Furthermore, there was one big concern going on with the business.  Lead generation had fallen off significantly due to some changes with their digital marketing strategy.  These changes were not permanent, but they were having a direct impact on leads, lead quality, closing percentage, and, of course, revenue.  Now if the owner had come in and pressed on this issue, then it would have made perfect sense.  Why did he not get upset about something that clearly has a direct impact on profit?  My guess is that he was intimately involved with what was going on with the digital strategy.  If he were to yell at his team over that, he would have had to take a long look in the mirror.

This reminds me of that old saying, he chokes on nats, yet swallows a camel.  You can figure the rest out.

An ego thing

Another problem I see is ego getting in the way.  Many business owners want to be recognized as critical to their business.  (They haven’t read my article on succession planning).  Their ego gets in the way.  They have to be an important part of the business.

Now I am wired just the opposite.  For example, when I would go on vacation, I wanted my team to be able to fully function without me.  I believe the best example of my skills as a leader is my ability to disconnect from day-to-day operations from time to time.  If I can do that, and business isn’t impacted, then I have done my job.

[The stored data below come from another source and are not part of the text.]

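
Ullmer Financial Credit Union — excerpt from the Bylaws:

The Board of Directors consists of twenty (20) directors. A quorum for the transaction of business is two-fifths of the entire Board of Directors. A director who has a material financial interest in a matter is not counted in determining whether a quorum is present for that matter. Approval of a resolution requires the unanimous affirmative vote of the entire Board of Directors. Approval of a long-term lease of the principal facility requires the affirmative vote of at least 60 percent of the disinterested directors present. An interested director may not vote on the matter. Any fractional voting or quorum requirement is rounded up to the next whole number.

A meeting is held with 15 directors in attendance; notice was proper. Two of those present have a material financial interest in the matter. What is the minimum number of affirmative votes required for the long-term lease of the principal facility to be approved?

8

The long-term lease of the principal facility requires three-fifths of the disinterested directors present (15 − 2 = 13).
3/5 of 13 = 7.80, rounded up to 8.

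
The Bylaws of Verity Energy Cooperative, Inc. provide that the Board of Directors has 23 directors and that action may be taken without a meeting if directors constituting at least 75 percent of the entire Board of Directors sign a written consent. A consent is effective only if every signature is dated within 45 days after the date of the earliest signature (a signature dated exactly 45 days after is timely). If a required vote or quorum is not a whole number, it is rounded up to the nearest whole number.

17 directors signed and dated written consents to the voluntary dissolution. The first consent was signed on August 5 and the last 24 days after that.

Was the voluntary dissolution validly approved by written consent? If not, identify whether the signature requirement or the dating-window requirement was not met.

Signatures required: at least 75 percent of 23 — 3/4 of 23 = 17.25, rounded up to 18, so 18 needed; 17 signed. Insufficient.
Dating window: the latest signature is 24 days after the earliest; the limit is 45 days. Within the window.

Not effective — insufficient signatures.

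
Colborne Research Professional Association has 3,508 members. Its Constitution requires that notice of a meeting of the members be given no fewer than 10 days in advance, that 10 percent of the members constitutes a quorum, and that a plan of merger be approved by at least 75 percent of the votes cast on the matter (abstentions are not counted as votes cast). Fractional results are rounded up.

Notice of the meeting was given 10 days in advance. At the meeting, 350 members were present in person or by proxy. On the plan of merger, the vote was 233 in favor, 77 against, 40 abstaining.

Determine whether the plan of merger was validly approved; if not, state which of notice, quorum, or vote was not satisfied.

Invalid — quorum requirement not satisfied.

Notice: 10 days given; 10 required. Satisfied.
Quorum: 10% of 3,508 = 350.80, rounded up to 351; 350 present. Not satisfied.
Vote: requires three-fourths of the votes cast (350 − 40 abstaining = 310); 3/4 of 310 = 232.50, rounded up to 233, so 233 needed; 233 in favor. Satisfied.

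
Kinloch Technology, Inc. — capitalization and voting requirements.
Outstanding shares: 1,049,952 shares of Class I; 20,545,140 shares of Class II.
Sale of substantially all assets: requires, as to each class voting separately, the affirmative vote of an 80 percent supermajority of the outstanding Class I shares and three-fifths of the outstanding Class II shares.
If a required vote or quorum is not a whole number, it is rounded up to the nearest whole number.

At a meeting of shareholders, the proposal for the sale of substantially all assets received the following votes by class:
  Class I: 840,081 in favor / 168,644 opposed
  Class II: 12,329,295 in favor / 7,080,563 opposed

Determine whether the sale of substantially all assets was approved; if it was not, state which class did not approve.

Approved — every class gave the required vote.

Class I: 4/5 of 1049952 = 839961.60, rounded up to 839962; 839,962 required, 840,081 in favor — approved.
Class II: 3/5 of 20545140 = 12327084; 12,327,084 required, 12,329,295 in favor — approved.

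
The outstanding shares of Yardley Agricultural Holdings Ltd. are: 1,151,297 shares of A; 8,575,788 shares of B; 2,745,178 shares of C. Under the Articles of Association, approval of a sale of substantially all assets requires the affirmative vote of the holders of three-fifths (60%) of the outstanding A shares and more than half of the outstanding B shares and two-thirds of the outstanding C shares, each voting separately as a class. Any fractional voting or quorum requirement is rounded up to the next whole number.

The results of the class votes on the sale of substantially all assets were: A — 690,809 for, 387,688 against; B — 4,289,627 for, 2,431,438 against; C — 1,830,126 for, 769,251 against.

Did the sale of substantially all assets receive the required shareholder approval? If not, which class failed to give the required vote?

Approved — every class gave the required vote.

A: 3/5 of 1151297 = 690778.20, rounded up to 690779; 690,779 required, 690,809 in favor — approved.
B: a majority of 8575788 is 4287895; 4,287,895 required, 4,289,627 in favor — approved.
C: 2/3 of 2745178 = 1830118.67, rounded up to 1830119; 1,830,119 required, 1,830,126 in favor — approved.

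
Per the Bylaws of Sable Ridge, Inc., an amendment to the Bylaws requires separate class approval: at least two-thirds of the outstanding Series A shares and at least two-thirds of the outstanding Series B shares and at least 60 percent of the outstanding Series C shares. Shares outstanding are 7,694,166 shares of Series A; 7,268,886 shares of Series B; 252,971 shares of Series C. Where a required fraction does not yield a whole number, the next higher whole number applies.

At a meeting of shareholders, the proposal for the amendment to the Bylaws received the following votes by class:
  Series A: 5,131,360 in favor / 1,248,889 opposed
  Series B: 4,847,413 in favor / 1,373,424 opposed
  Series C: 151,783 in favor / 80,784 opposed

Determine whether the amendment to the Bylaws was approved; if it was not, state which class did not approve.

Approved — every class gave the required vote.

Series A: 2/3 of 7694166 = 5129444; 5,129,444 required, 5,131,360 in favor — approved.
Series B: 2/3 of 7268886 = 4845924; 4,845,924 required, 4,847,413 in favor — approved.
Series C: 3/5 of 252971 = 151782.60, rounded up to 151783; 151,783 required, 151,783 in favor — approved.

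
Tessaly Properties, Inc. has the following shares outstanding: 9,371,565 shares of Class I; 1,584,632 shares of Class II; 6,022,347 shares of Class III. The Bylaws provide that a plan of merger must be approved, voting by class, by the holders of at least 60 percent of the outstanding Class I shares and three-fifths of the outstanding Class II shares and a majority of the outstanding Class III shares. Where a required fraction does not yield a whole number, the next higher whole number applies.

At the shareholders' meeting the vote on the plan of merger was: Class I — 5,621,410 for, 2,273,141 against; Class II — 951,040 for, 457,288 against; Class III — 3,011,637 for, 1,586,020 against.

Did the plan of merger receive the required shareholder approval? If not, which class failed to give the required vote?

Class I: 3/5 of 9371565 = 5622939; 5,622,939 required, 5,621,410 in favor — not approved.
Class II: 3/5 of 1584632 = 950779.20, rounded up to 950780; 950,780 required, 951,040 in favor — approved.
Class III: a majority of 6022347 is 3011174; 3,011,174 required, 3,011,637 in favor — approved.

Not approved — the Class I shares did not give the required vote.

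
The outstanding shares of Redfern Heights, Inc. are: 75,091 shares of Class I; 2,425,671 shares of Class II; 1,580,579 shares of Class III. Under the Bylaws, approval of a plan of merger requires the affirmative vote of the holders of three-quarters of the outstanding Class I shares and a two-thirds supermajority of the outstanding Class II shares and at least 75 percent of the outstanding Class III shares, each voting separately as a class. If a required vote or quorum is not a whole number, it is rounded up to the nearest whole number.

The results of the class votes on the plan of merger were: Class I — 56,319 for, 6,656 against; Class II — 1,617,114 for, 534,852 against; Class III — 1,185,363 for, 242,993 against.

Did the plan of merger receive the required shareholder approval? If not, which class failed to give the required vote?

Class I: 3/4 of 75091 = 56318.25, rounded up to 56319; 56,319 required, 56,319 in favor — approved.
Class II: 2/3 of 2425671 = 1617114; 1,617,114 required, 1,617,114 in favor — approved.
Class III: 3/4 of 1580579 = 1185434.25, rounded up to 1185435; 1,185,435 required, 1,185,363 in favor — not approved.

Not approved — the Class III shares did not give the required vote.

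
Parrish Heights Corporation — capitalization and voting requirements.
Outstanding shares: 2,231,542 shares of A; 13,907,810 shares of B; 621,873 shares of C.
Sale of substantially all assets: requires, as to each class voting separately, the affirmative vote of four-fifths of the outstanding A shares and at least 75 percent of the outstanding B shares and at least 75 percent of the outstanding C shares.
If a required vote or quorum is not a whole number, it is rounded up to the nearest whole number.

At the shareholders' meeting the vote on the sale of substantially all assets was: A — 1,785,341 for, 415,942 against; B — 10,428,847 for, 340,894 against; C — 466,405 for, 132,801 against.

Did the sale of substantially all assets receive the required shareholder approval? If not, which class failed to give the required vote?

A: 4/5 of 2231542 = 1785233.60, rounded up to 1785234; 1,785,234 required, 1,785,341 in favor — approved.
B: 3/4 of 13907810 = 10430857.50, rounded up to 10430858; 10,430,858 required, 10,428,847 in favor — not approved.
C: 3/4 of 621873 = 466404.75, rounded up to 466405; 466,405 required, 466,405 in favor — approved.

Not approved — the B shares did not give the required vote.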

I remember one time we were vacationing in Hawaii.  There was a relatively small issue that crept up on our project back home.  One team member happened to share it with someone outside the team.  This person is a little bit of a drama queen (or I guess he’s a drama “king”).  He took it up the ladder to his boss, who brought it to the attention of my boss.  And within a few hours, a minor issue that was being handled on my team was escalated to a five-alarm emergency.  My boss tried desperately in vain to track me down (I was driving on the Road to Hana, where there is no cell phone coverage).  It took me a few hours to talk him down off the ledge.  By the time I returned to work the next week, everyone was fine.

Another business leader I know is anything but that.  When he goes on vacation he checks in the office multiple times a day.  He cannot unplug.  And it’s not that he is necessary to the operations.  In fact, it is almost the complete opposite.  But when he calls in he constantly manufacturers a crisis or two.  He finds out about a customer issue somewhere or a person that didn’t handle something just right.  And, instead of coaching the team on how it could be handled better next time, he stages an all hands on deck, everyone come out to address the problem that HE discovered whiel HE was on vacation.  And why CAN’T this company operate without HIM.

Yes, it all comes down to one thing.  Capital E-G-O.

The best gift for your employees

I once was told that the best gift a father and mother can give their children is a happy marriage that doesn’t depend on them.  You see, when the kids are gone (to college or whatever stage after living at home), the husband and wife have to rekindle the relationship that existed before the kids.  So the best thing they can do is keep their marriage in a state that doesn’t depend on the kids to be happy.

Similarly, the best gift a business owner is a company that is not dependent on him or any other team member.  It’s critical that they have the ability to run the business without you.  Every leader on every team should have this same objective.  If every team can operate without their individual leader, then the company should be able to operate without the boss at the top.

Be intentional about it

If you want your business to be able to run without you, it takes thoughtful preparation.  It takes teaching them to do the right thing, trusting them when you are gone, and resisting the urge to “shoot the wounded” after the battle is done.